Abstract

Theranostic platforms that combine therapeutic and imaging modalities have received increasing interest. The development of theranostic nanovectors that can release therapeutic agents at pathological tissues in an on-demand manner and provide instantaneous feedback through non-invasive imaging techniques is of urgent need. Herein, a new magnetic resonance imaging (MRI) contrast agent, gadolinium oxide (Gd₂O₃), and an anticancer drug, doxorubicin (DOX), were co-loaded into mesoporous silica nanoparticles (MSNs) with the formation of hybrid Gd₂O₃@MSN-DOX nanoparticles. The hybrid nanoparticles were further coated with pH-responsive polyelectrolytes that underwent a charge reversal process at acidic pH. Upon entering into cells by folic acid (FA) receptor-mediated endocytosis, the mildly acidic pH within endolysosomes triggered the disassociation of the absorbed polyelectrolytes on the surfaces of the Gd₂O₃@MSN-DOX nanoparticles and thus actuated the DOX release, thereby exerting an anti-cancer effect.
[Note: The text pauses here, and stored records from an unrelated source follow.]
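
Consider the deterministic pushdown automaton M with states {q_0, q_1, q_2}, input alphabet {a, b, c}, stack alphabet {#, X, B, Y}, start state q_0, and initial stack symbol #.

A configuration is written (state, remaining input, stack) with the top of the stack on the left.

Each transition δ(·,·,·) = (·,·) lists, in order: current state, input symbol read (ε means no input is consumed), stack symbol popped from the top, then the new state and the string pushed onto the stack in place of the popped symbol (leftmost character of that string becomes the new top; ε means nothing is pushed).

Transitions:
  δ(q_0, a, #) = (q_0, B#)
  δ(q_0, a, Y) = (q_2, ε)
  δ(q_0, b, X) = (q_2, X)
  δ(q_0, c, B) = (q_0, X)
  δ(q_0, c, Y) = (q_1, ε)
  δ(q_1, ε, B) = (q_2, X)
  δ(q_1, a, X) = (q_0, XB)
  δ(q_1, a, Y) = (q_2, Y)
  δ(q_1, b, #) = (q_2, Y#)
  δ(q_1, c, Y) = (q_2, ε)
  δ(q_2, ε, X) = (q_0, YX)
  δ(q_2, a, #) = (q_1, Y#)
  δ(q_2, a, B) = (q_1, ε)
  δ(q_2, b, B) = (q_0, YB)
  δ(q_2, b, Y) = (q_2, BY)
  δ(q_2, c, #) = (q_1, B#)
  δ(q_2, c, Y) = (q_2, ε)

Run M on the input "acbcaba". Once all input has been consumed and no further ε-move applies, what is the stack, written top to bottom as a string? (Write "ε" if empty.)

(q_0, acbcaba, #) ⊢ (q_0, cbcaba, B#) ⊢ (q_0, bcaba, X#) ⊢ (q_2, caba, X#) ⊢ (q_0, caba, YX#) ⊢ (q_1, aba, X#) ⊢ (q_0, ba, XB#) ⊢ (q_2, a, XB#) ⊢ (q_0, a, YXB#) ⊢ (q_2, ε, XB#) ⊢ (q_0, ε, YXB#)
All input consumed in state q_0 with stack YXB#.

YXB#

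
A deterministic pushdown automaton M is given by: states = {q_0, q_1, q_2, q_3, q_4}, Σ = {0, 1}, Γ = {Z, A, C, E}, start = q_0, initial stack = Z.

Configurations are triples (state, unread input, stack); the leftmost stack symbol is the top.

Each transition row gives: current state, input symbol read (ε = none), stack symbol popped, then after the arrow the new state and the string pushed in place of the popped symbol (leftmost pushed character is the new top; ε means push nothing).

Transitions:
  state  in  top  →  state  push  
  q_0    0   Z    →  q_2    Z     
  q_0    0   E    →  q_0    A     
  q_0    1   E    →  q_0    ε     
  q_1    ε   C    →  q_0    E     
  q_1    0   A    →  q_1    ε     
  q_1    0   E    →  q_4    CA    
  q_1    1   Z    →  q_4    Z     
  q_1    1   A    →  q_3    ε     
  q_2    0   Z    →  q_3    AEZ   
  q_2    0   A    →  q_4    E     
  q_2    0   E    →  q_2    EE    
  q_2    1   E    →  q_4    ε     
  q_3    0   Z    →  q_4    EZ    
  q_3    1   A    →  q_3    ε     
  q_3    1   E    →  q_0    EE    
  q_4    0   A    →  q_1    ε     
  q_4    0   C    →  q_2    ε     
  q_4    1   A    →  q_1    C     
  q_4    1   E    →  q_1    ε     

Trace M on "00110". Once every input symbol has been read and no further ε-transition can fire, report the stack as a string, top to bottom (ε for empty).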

More importantly, the confinement of paramagnetic Gd₂O₃ within MSNs led to a remarkable increase of MRI relaxivity (r₁ = 9.14 mM^-1 s^-1vs. 3.68 mM^-1 s^-1 of the clinically applied MRI contrast agent), likely due to the increased tumbling time and coordination number of water molecules. This work provides a feasible strategy to fabricate theranostic nanovectors with controlled release behavior triggered by mildly acidic pH and high-performance MR imaging capability.